For those who do sign up, there’s also the problem of maintaining momentum. In Hood’s class, students received course credit. But in the real world, there’s little incentive to keep people engaged. Low course completion is a pervasive problem; some studies suggest under 10 percent of students who enroll in online courses finish them.
To date, enrollment for Santos’s Coursera class tops 3.8 million, but in the paper documenting its effectiveness, she and her colleagues note that thousands of participants couldn’t be included in their results because they didn’t complete the course, didn’t finish the surveys, or rushed through the class so quickly the researchers determined they couldn’t have completed the assignments properly.
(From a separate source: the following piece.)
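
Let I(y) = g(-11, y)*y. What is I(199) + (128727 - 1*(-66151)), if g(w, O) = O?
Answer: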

It’s also not clear how long the benefits of these classes last. As with eating healthy or exercising, it can be hard to keep up good mental health habits. Boiler says that as people routinize practices like writing down things they’re grateful for, it gets easier to keep going. For most participants, however, Hood suspects that the gains will slowly fade. “I do think that for some people it is life-changing,” he says. “But overall, I would imagine most people will go back to their baselines.”
Introducing these concepts at an earlier age could help, he suggests, as would including them in continuing education courses required for professionals, like doctors, pilots, and lawyers. Santos is already working on a class for middle and high school students.
Hood counts himself among the adults whose lives have been changed by happiness classes. He was, he admits, initially a skeptic. “When I heard about this, I thought, ‘Aw, come on, you’ve got to be kidding me,’” he says. “But it does work.”
Practicing what he teaches has made Hood feel less competitive. He meditates, something he never dreamed of doing before. But, he says, “It’s the data which convinced me. The fact that we’ve done it repeatedly each time with a variety of different cohorts suggests that there is something to this.”